One last point I want to make: This is more of an observation than a prediction, based on how the scientific and technical communities are working together to come up with a coronavirus vaccine as well as anti-viral therapies to treat those who are already infected. While the academic and public scientific research communities—more so than the private sector—have always been highly collaborative in publishing research findings, collaborating via lab experiments and so on, it appears that the progress they are now making over a very short period of time is highly unusual and perhaps unprecedented. We also saw unprecedented coordination and collaboration among these professionals during the Ebola virus breakout, but because of the nature of that disease and its containment geographically, the world had more time to react to it.
Over the past few months, the scientific community has demonstrated how the path from fundamental research to commercialization can be rapidly accelerated with access to huge amounts of knowledge that is searchable with AI-based tools, advanced predictive modeling techniques and technology-enabled worldwide collaboration. One lab in one part of the world comes up with 69 potential drugs, and another lab takes that up, expanding research to hundreds more potential substances that may be useful for treating a new viral infection. We have experienced exponential growth and progress in the ways we store, search for, share and build upon information, and this will bring into the marketplace a whole new set of providers that will use existing and new channels for commercialization and distribution.
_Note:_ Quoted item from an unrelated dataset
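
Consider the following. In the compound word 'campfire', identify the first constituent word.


Split 'campfire' into 'camp' + 'fire'. The first part is 'camp'.

camp


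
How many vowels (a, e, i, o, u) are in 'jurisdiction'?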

How we work collectively and collaborate within a community or country or globally has evolved to a whole new level, both at the micro level of individual workers and at the macro level of nations and regions. This is true of onsite work, but even more so of remote work, and the tools we use will continue to evolve and accelerate.
I realize at this moment the world looks quite dark, with mounting job losses, potential restructuring, looming M&As and other market-shifting changes, but when this is all over and we return to some semblance of normality, we as a species will continue to adapt and move to a higher level of excellence. This is how we discovered fire, developed agricultural practices and built villages, traveled on shaky seas to explore, survived freezing weather, sang songs, drew pictures on cave walls, laughed, and passed all of it on to the next generation so they could have better lives than what we inherited. The spirit of human innovation and collaboration will once again reshape and improve how we live and work—this is what will ultimately prevail, not the virus.